Whoever advised Chime to take such an undemocratic and crude action did not wish him well and if Chime himself took that thoughtless action, he ended up shooting himself in the foot. You don’t fight the organised labour and win. Chime must be regretting his action, which irked the labour leaders who eventually declared an indefinite strike in the state.

Our leaders must learn to be on the side of the people at all times. The huge number of workers – civil servants, factory workers, electricity workers, road transport workers and civil society organisations that participated in the rally attested to the fact that workers in the state were not ready for the governor’s divide and rule tactics. Holding the labour leaders hostage in order to abort the rally did not dampen the spirit of the workers who stood solidly behind their leaders. Before the rally, the governor harassed labour leaders in the state for demanding for the minimum wage.
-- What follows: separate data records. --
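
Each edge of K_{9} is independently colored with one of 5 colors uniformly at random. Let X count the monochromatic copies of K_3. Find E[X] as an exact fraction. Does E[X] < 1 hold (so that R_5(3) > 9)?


E[X] = C(9, 3) · 5^{1 − 3} = 84 · 5^{−2} = 84/25.
As a reduced fraction: E[X] = 84/25 ≈ 3.360000.
Is E[X] < 1? NO.
Since E[X] ≥ 1, the first-moment bound is inconclusive at n = 9; it does NOT by itself certify R_5(3) > 9.

E[X] = 84/25 ≈ 3.360000; E[X] ≥ 1; first-moment method inconclusive here.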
Governor Chime should come down from his high horse and negotiate with the workers in order to end the strike which has already paralysed economic activities in the state. Whichever way he looks at it, only dialogue will resolve the issue at hand. Elected leaders like Chime should avoid taking actions that could undermine democracy. They should shed their military toga and embrace democratic and civilised methods of resolving conflict. If the incensed workers had taken violent action when their leaders were detained, it would have shattered the existing peace in the state.

It is the right of workers to express their legitimate grievances through peaceful protest. Suppressing such right is alien to democratic dispensation. The detention and harassment of labour leaders is a crude approach to resolving labour dispute and should not be allowed to happen again. Other states are already paying the minimum wage in spite of their lean resources. Why is Enugu different? The government could cut wastages in other areas in order to have enough funds to pay the hew minimum wage.